From St. Petersburg to Tennessee

28 hours on the road, a suspicious trimmer, and a $200 “tour”

When my husband signed a work contract in the U.S., it was time to move the family.

The tickets were bought by his employer. Very expensive. Not exactly optimal, though: two layovers, a change of airports along the way, and nearly 28 hours door-to-door. With two kids, ages 5 and 10.

Oh well. We’ll manage! After all, it was America, almost the whole family together (our 20-year-old daughter stayed behind), and on someone else’s dime — too rare a chance to complain.

The St. Petersburg send-off

We loaded into a taxi around 3 a.m., since our first flight to Paris was at 6.

Things immediately started going sideways at the airport. During baggage screening, vigilant customs officers tore through our carefully packed suitcase, hunting for some mysterious device.

They found it: a tiny trimmer we’d forgotten about. The officers relaxed, while we stared at the mountain of clothes on the table and silently concluded our plane to Paris would leave without us. Time was running out.

But the polite detectives assured us we’d make it and somehow managed to squash everything back inside — though now our shoes and toothbrushes were neighbors now.
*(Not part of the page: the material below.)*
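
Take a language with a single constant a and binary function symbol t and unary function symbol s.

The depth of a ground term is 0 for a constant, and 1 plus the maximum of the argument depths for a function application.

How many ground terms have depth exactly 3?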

Minor details.

At the check-in desk, a stern woman in uniform demanded we write down our exact U.S. address on a slip of paper. Clearly, the Motherland wasn’t eager to let us go.

Paris

Paris left little impression. The layover was too short for any leisure — we spent it sprinting through terminals to make our New York flight, joining boarding just in time.

Surprisingly, the transatlantic crossing went smoothly. Nothing memorable, nothing tragic.

New York

At JFK we stood in line for passport control for an hour and a half, collected our bags, and faced the question: how do we get to LaGuardia with two kids and eight suitcases? Answer: taxi.

A roomy minivan pulled up. The smiling driver greeted us in Russian and introduced himself as Misha. “Why so surprised?” he said. “There are over a million Russian speakers in New York.”

Delighted to find a kindred spirit so quickly, we asked if he could give us a little sightseeing tour before dropping us at the other airport.

– “Sure,” he said

– “How much?”

– “Well, usually $30 an hour. Depends how long you want to ride.”

We decided three hours would be enough and set a cap of $100.

Deal.

For the next two hours our driver never stopped talking, seasoning his Russian with English words he clearly couldn’t live without. He tried to cram in as much as possible — about New York and about himself:

He was Jewish, moved here with his wife from Uzbekistan after the USSR collapsed, the last of his family to leave. Currently on his fourth marriage — all wives from the former Soviet Union. Here, he claimed, he ran his own jewelry business. Successful.

And the taxi? Oh, that was just a hobby.

Uh-huh. My husband and I exchanged knowing looks.

The tour itself was excellent — we drove through Manhattan, along Broadway and Fifth Avenue, sat in classic New York traffic jams:

We gawked at ordinary skyscrapers:

And at the ultra-thin ones — the city’s new architectural fad:

We even stopped to snap a photo with the Statue of Liberty in the background. The statue looked fabulous. Us — not so much. Twenty hours in airports and planes were written all over our faces.

The whirlwind tour wrapped up, and we pulled into LaGuardia.

– “How much?”

– “Two hundred dollars,” Misha said without batting an eye, conveniently forgetting our earlier $100 agreement.

We weren’t even surprised — so we didn’t bat an eye either. And honestly, the tour had exceeded expectations. We even tossed in a tip — to support that “jewelry business” of his — and shuffled off to check in for our next flight, nudging our half-asleep kids forward.

The final stretch

I barely remember the last flight. My husband and I were hanging on by a thread, so once we wedged our snoring kids into their seats, we immediately passed out ourselves. We woke only as the plane landed, 10:50 p.m. local time — 6 a.m. Moscow time.

Curiously, that wall of exhaustion turned into an unexpected bonus: fast adaptation to the new time zone. We went to bed in sync with our “old” clocks, and when we woke, it felt natural to switch into the new rhythm. Moscow and its time instantly became a distant abstraction.

The original Russian version of this article was published on September 13, 2019.